Chief among them Sunday was former Gen. Alexander Lebed, running a strong third with 15 percent of the vote. Many scenarios have Lebed throwing his support to Yeltsin in a second round, though the Communists also have sought his support.
Lebed, 46, brought a paratroop battalion to help Yeltsin in his showdown with hard-liners in 1991. He quit the army after lambasting the top brass for corruption and incompetence in handling the war in Chechnya, and has openly aspired to be defense minister.
Lebed refused early Monday to speculate about a deal between himself and Yeltsin, but told Russian television: “I see my main task as preventing this country from being plunged into the depths of bloody chaos. … I will do everything to preserve the country as a civilized state.”
Liberal economist Grigory Yavlinsky followed Lebed in Sunday’s voting with 8 percent and ultra-nationalist Vladimir Zhirinovsky was fifth with 7 percent. Yavlinsky voters likely would support Yeltsin in a runoff, and many of Zhirinovsky’s backers are expected to shift to Zyuganov.

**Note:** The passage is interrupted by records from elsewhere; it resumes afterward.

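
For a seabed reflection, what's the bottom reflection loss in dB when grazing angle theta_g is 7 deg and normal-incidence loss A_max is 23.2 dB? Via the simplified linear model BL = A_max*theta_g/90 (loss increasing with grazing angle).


1.8 dB


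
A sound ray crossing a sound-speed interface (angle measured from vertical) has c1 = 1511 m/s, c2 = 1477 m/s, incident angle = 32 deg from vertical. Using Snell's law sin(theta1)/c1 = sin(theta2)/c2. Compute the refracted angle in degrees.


sin(theta2) = (c2/c1)*sin(theta1) = (1477/1511)*sin(32 deg) = 0.518
theta2 = arcsin(0.518) = 31.2

31.2 deg


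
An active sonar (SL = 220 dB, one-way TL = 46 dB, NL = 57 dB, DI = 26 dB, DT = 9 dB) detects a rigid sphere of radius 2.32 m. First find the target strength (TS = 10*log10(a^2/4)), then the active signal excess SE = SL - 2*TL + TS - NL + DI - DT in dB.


Step 1: TS = 10*log10(2.32^2/4) = 1.29 dB
Step 2: SE = SL - 2*TL + TS - NL + DI - DT = 220 - 2*46 + (1.29) - 57 + 26 - 9 = 89.29

89.29 dB


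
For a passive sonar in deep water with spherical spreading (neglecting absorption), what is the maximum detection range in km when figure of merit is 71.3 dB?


3.67 km


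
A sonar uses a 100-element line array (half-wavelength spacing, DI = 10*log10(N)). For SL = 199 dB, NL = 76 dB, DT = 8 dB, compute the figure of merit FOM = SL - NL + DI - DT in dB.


Step 1: DI = 10*log10(100) = 20.0 dB
Step 2: FOM = SL - NL + DI - DT = 199 - 76 + 20.0 - 8 = 135.0

135.0 dB


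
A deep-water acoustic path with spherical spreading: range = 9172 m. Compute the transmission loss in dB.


79.25 dB


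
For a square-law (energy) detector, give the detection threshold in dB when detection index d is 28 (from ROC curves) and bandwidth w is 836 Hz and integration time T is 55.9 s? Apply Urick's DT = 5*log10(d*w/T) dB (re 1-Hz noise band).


13.11 dB


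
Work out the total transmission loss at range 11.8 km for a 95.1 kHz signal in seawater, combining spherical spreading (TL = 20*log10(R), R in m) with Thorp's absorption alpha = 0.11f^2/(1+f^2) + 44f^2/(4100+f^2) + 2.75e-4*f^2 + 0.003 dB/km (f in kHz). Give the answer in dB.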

Sunday’s voting followed a bitter campaign, offering what many voters found to be only unpleasant choices.
There was no sign of serious voting irregularities, but the mood at polling stations throughout the country was emotional: Many voters appeared visibly worried, people quarreled angrily about candidates and some elderly voters were in tears.
Five candidates, including former Soviet leader Mikhail Gorbachev, polled a total of less than 5 percent. About 70 percent of Russia’s 106 million voters cast ballots; Yeltsin’s backers had hoped for 70-75 percent, believing a high turnout would help them against the better-organized Communists.
The dramatic changes that have taken place in Russia since the Soviet collapse in 1991 have created a new wealthy class, but have driven many into poverty. Crime and corruption have flourished and Yeltsin has been unable to end an 18-month war that has killed thousands in the southern republic of Chechnya.
Zyuganov said Russia would be democratic under his leadership, but also vowed to rebuild the Soviet Union and punish the reformers — promises that chilled Russians who value their relatively new freedom to travel and speak at will.
Ebullient on election day, Yeltsin, 65, exuded the tremendous confidence that transformed him in four months from political has-been to front-runner.
A Communist victory was “out of the question,” Yeltsin declared after casting his own ballot.
Zyuganov was no less upbeat, saying victory was certain as long as the vote was counted honestly. He was confident the groundswell of discontent that pushed the Communists to victory in December’s parliamentary elections would help him.
In the Moscow mayoral race, early returns showed Yuri Luzhkov gliding toward re-election. With 60 of the more than 3,100 polling stations reporting, Luzhkov, who has presided over a construction boom that has transformed Russia’s capital, had 91 percent of the vote. His main rival, Communist Olga Sergeyeva, had 4 percent.